В этот момент на острове Освобождения приземлился самолет, и оттуда вылезла знакомая фигура в широкополой шляпе и подпоясанном пальто. Вид у этой фигуры был весьма решительный.

– Она же совсем как Элинор Рузвельт, – сказала Роза, указывая на панель, где Джо нарисовал довольно лестную версию первой леди, машущей всем ручкой с верхней ступеньки трапа самолета.

– Она берет метлу, – пояснил Джо. – И начинает мести. Вскоре все женщины Империума приходят со своими метлами. Ей на подмогу.

– Элинор Рузвельт, – повторила Роза.

– Пожалуй, я ей позвоню, – сказал Джо, направляясь к телефону на соседнем столе.

– Позвони.

– Интересно, станет ли она со мной разговаривать? – Джо поднял трубку. – Мне кажется, станет. Эту картинку я извлек из всего того, что о ней прочитал.

– Честно говоря, Джо, вообще-то я думаю, что она не станет, – сказала Роза. – Извини. Не знаю, как в Чехословакии, но здесь ты не можешь просто так позвонить жене президента и попросить ее об услуге.

– Н-да, – отозвался Джо. Положив трубку на место и слегка наклонив голову, он уставился на свою ладонь.

– Но черт возьми, Джо. – Роза слезла с табурета.

– Что?

– Мой отец. Он немного ее знает. Они познакомились, когда помогали одной женской организации.

– Ему позволено позвонить жене президента?

– Да. Думаю, позволено. Бери шляпу, мы идем домой.

Дылда Муму в тот же день позвонил в Белый Дом, где ему сказали, что первая леди сейчас в Нью-Йорке. При небольшом содействии Джо Лэша, которого он знал через своих «красных» знакомцев, отец Розы сумел отловить миссис Рузвельт и напроситься на краткий визит в ее квартиру на восточной Одиннадцатой улице, недалеко от дома Муму. В течение пятнадцати минут, попивая чай с супругой президента, Муму объяснял ей загвоздку с «Ковчегом Мириам». Как позднее сообщил отец Розы, миссис Рузвельт, похоже, не на шутку разгневалась, хотя и сказала лишь, что попробует что-нибудь сделать.

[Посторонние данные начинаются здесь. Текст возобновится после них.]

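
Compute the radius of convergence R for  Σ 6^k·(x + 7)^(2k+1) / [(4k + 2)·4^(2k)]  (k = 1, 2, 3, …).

R = 2√6/3

By the ratio test, |a_{k+1}/a_k| = [(4k + 2)/(4(k+1) + 2)] · 6/16 → 3/8.
Successive powers of (x + 7) differ by 2, so the series converges when |x + 7|² · 3/8 < 1, i.e. |x + 7| < √(8/3). So R = 2√6/3.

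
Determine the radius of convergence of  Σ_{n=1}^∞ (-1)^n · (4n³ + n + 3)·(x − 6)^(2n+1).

R = 1

Apply the ratio test: |a_{n+1}| / |a_n| = (4(n+1)³ + (n+1) + 3)/(4n³ + n + 3), which tends to 1 as n → ∞.
Successive powers of (x − 6) differ by 2, so the series converges when |x − 6|² · 1 < 1, i.e. |x − 6| < √(1) = 1. So R = 1.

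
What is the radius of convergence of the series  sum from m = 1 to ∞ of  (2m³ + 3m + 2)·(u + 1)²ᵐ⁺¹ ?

R = 1

By the ratio test, |a_{m+1}/a_m| = (2(m+1)³ + 3(m+1) + 2)/(2m³ + 3m + 2) → 1.
Successive powers of (u + 1) differ by 2, so the series converges when |u + 1|² · 1 < 1, i.e. |u + 1| < √(1) = 1. So R = 1.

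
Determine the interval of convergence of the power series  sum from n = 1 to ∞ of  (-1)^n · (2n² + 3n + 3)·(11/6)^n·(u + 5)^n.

The ratio of consecutive coefficients is [(2(n+1)² + 3(n+1) + 3)/(2n² + 3n + 3)] · 11/6 → 11/6.
Thus R = 1/(11/6) = 6/11.
Check u = -49/11: the n-th term does not approach 0; divergence by the term test.
When u = -61/11, the terms have absolute value of order n², which does not tend to 0, so the series diverges by the divergence test.

(-61/11, -49/11)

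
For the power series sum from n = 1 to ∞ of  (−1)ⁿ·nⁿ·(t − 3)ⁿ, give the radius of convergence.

Root test: |a_n|^(1/n) = n → ∞.
The root grows without bound, so R = 0 (convergence only at t = 3).

R = 0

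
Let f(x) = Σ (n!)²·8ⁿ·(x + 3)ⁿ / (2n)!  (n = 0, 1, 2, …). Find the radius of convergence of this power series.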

«Ковчег Мириам», чей курс был проложен незримой рукой Элинор Рузвельт, третьего декабря отплыл из Лиссабона.

На следующий день Джо позвонил Розе и спросил, не сможет ли она встретиться с ним во время перерыва на ленч по одному конкретному адресу в районе западных Семидесятых. Он не стал уточнять, зачем. Джо просто сказал, что хочет ей кое-что подарить.

– У меня для тебя тоже кое-что есть, – сказала Роза, имея в виду небольшую картину, которую она прошлой ночью закончила. Завернув картину в бумагу, она завязала ее тесемкой и взяла с собой в поезд подземки. Вскоре после этого Роза оказалась перед «Джозефиной», пятнадцатиэтажной грудой вермонтского мрамора с прохладно-голубым оттенком. Это здание со стрельчатыми парапетами занимало больше половины квартала между Вест-Энд-авеню и Бродвеем. Облаченный в особую форму привратник порядком напоминал обреченного гусара во время бегства французов от Смоленска – особенно до отвращения ухоженными усами. Джо уже поджидал ее, набросив на руку легкое пальто. Денек был славный, ясный и холодный, небо сияло голубизной, совершенно безоблачное – не считая одной заблудшей белой овечки прямо над головой. Роза давненько не бывала в этом районе. Стены высоких многоквартирных домов, в прошлом поражавшие ее своим самомнением и несгибаемой буржуазностью, теперь хранили в себе какую-то трезвую крепость. В суровом свете осени эти дома казались наполнены серьезными, думающими людьми, напряженно работающими над выполнением неких важных задач. Тут Розе пришло на ум, а не достал ли ее уже Гринвич-Виллидж.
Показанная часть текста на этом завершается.